Left Ralph Lauren’s take on girly florals was paired with socks and loafers on the designer’s New York runway. Right: We wrapped a belt around our roomy version, which was $9.99 at a shop filled with knick-knacks in Toronto’s Little Italy.

Even if you have dedicated your life to the Angelina Jolie trifecta of black, white and grey or the name Laura Ashley makes your gorge rise, there will come a day this season when you will need a sweet little pink floral dress.

The occasion might be a picnic with extended family or a neighbourhood tea or maybe a date to the zoo, but will be a time and a place for twee.

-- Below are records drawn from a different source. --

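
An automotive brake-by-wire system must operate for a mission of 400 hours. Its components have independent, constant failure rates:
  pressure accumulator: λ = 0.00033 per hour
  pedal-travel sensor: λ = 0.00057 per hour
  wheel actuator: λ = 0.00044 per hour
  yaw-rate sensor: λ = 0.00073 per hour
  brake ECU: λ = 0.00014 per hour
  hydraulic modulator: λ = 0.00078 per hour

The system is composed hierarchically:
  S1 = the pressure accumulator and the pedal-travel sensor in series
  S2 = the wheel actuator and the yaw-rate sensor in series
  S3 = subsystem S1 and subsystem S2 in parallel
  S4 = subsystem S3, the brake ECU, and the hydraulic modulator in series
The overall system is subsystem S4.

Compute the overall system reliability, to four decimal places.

R(pressure accumulator) = exp(−0.00033 × 400) = 0.876341
R(pedal-travel sensor) = exp(−0.00057 × 400) = 0.796124
R(wheel actuator) = exp(−0.00044 × 400) = 0.838618
R(yaw-rate sensor) = exp(−0.00073 × 400) = 0.746769
R(brake ECU) = exp(−0.00014 × 400) = 0.945539
R(hydraulic modulator) = exp(−0.00078 × 400) = 0.731982
Series (pressure accumulator and pedal-travel sensor): 0.876341 × 0.796124 = 0.697676
Series (wheel actuator and yaw-rate sensor): 0.838618 × 0.746769 = 0.626254
Parallel ([0.697676] and [0.626254]): 1 − (1 − 0.697676)(1 − 0.626254) = 0.887008
Series ([0.887008], brake ECU, and hydraulic modulator): 0.887008 × 0.945539 × 0.731982 = 0.6139

0.6139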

Remember also that the farm-girl floral dress is at the heart of the grunge look when paired with army boots and ratty hair. And it would not take a style PhD to conclude, after a discontented winter of stores overrun with flannel plaid shirting, that the early-nineties Seattle thing is coming around again to dishevel all and sundry in the path of its feedback.

Seen at left, the American original from the New York runway is by Ralph Lauren and would cost you about $500. But we followed some sweet nostalgic memories in seeking out our sweet knockoff.

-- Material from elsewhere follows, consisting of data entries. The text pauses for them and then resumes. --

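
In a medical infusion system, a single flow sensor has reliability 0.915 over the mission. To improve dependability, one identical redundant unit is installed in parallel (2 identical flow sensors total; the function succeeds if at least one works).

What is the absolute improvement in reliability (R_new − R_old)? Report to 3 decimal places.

0.078

R_before = 0.915
R_after = 1 − (1 − 0.915)^2 = 0.993
ΔR = 0.993 − 0.915 = 0.078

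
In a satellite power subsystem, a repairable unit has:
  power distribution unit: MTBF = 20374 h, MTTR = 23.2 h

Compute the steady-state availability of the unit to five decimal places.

A(power distribution unit) = MTBF/(MTBF+MTTR) = 20374/(20374+23.2) = 0.99886

0.99886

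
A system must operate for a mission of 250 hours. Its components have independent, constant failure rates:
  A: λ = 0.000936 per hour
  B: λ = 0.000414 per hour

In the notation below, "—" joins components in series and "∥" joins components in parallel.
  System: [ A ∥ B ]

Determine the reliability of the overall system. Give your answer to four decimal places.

0.9795

R(A) = exp(−0.000936 × 250) = 0.791362
R(B) = exp(−0.000414 × 250) = 0.901676
Parallel (A and B): 1 − (1 − 0.791362)(1 − 0.901676) = 0.9795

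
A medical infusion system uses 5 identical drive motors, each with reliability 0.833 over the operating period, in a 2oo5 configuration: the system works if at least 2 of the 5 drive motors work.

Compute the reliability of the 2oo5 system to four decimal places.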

Long before Courtney Love molled (or mauled or maybe even malled!) her way into our collective consciousness, a design duo spiritually raised on Toronto's Queen Street West, Joyce Gunhouse and Judy Cornish, developed a signature look - the sloppily chic, artfully baggy housedress.

It was the cool downtown-girl uniform of my youth. And although their perfect dresses continue to be flawlessly constructed to look so offhand, I always had a fantasy that the women wearing them had plucked them off the racks of the grotty Italian housedress shops on College Street to the north.

These shops, including a favourite holdout across from Café Diplomatico in Little Italy, remain today; you can get embellished Chinese slippers for two bucks as well as this Italian/Portuguese-mama number for $9.99.

Cinched with a little belt, the effect is bang on the original.